Key Note: In Planally, creating a “project” can mean creating a contract, tender, research initiative, product, audit, or any other entity defined by your workflow. The steps below apply universally, but examples here use projects for clarity.
Roadmaps in Planally define the requirements of your workflow and what is automated when your team utilizes your workflow. They organize phases and activities so that every project follows a structured process. A roadmap ensures consistency and automation when new projects are created.
A roadmap represents the sequence of phases and activities that make up your workflow. When you create a project, you select a roadmap to apply its structure automatically. This ensures that:
- All projects follow a standardized process.
- Governance rules and activities are automated.
- Teams have clarity on what needs to be done at each phase.
To access the Roadmaps page:
- Navigate to Workflow > Configuration > Projects > Roadmaps.
- Create Roadmaps: Define lifecycle phases for your workflow.
- Add Activities: Assign tasks and deliverables to phases.
- Update Activities: Adjust priority, permissions, and relationships.
- Publish Roadmaps: Make the roadmap active for new projects.
- Manage Applicability: Set activities as Mandatory, Prerequisite, or Applicable.
- Visualize Dependencies: Use Diagram View for complex workflows.
- Navigate to Workflow > Configuration > Projects > Roadmaps.
- Click Add Roadmap.
- Enter:
- Mark Assignable if you want this roadmap available for new projects.
- Click Save.
Once your roadmap is created, you can add activities to each phase. Activities define the tasks required at different stages of the project.

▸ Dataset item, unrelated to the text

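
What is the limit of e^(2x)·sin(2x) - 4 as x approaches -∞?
Evaluate the dominant behaviour as x → -∞; each term tends to a finite value or vanishes.
Limit = -4.

Final answer: -4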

You can add activities using:
- Table View: Displays activities in a structured list.
- Diagram View: Visualizes activities and their relationships.
- Open the roadmap and select Table View or Diagram View.
- Click Add Activity.
- Choose:
- Template (Form Builder template, Gate, or Generic activity)
- Phase (e.g., Initiation, Planning, Execution, Closing)
- Applicability:
- Mandatory – Must be completed.
- Prerequisite – Required before other activities.
- Applicable – Optional but relevant.
- Click Save.
You can update activities anytime to reflect changes in your process.
- Priority – Adjust importance (this determines the order in which activities appear).
- Permissions:
- Assign roles for the activity.
- Define endorsement and approval policies for each status (Not Planned, Planned, In Progress).
- Related Work:
- Link activities using relationships:
- Related: Creates a general link between two activities for reference or context.
- Start-to-Start (SS): The linked activity cannot start until the current activity starts.
- Finish-to-Start (FS): The linked activity cannot start until the current activity is finished.
- Start-to-Finish (SF): The linked activity cannot finish until the current activity starts.
- Finish-to-Finish (FF): The linked activity cannot finish until the current activity finishes.
- View links in Table or Diagram view for better visualization.
When you are done configuring your roadmap, you need to publish it so it becomes active for the workflow.
- Open the roadmap.
- Click Publish.
- Confirm the action.
- The roadmap is now available for use in the workflow.
- Users can select this roadmap when creating new projects.
- All existing projects using the workflow can be updated to the latest roadmap version.
- In each project, a notification will appear indicating that the project can update to the latest roadmap changes.
- When updating, changes will apply from the current phase onwards (previous phases remain unchanged).
Deleting an activity removes it from your workflow. Existing projects using the Roadmap will not be remained, but your Roadmap will not be able to be recovered. An alternative to deleting a roadmap would be to make the unavaiable to users by making in un-assignable.
- Open the roadmap.
- Click Settings
- Click Delete Roadmap.
- Type DELETE in the confirmation box
- Click Delete Roadmap.
- Publish the roadmap only after all activities and phases are finalized.
- Communicate updates to project teams before applying changes.
- Use Diagram View for complex roadmaps to visualize dependencies.
- Define endorsement and approval policies early for governance.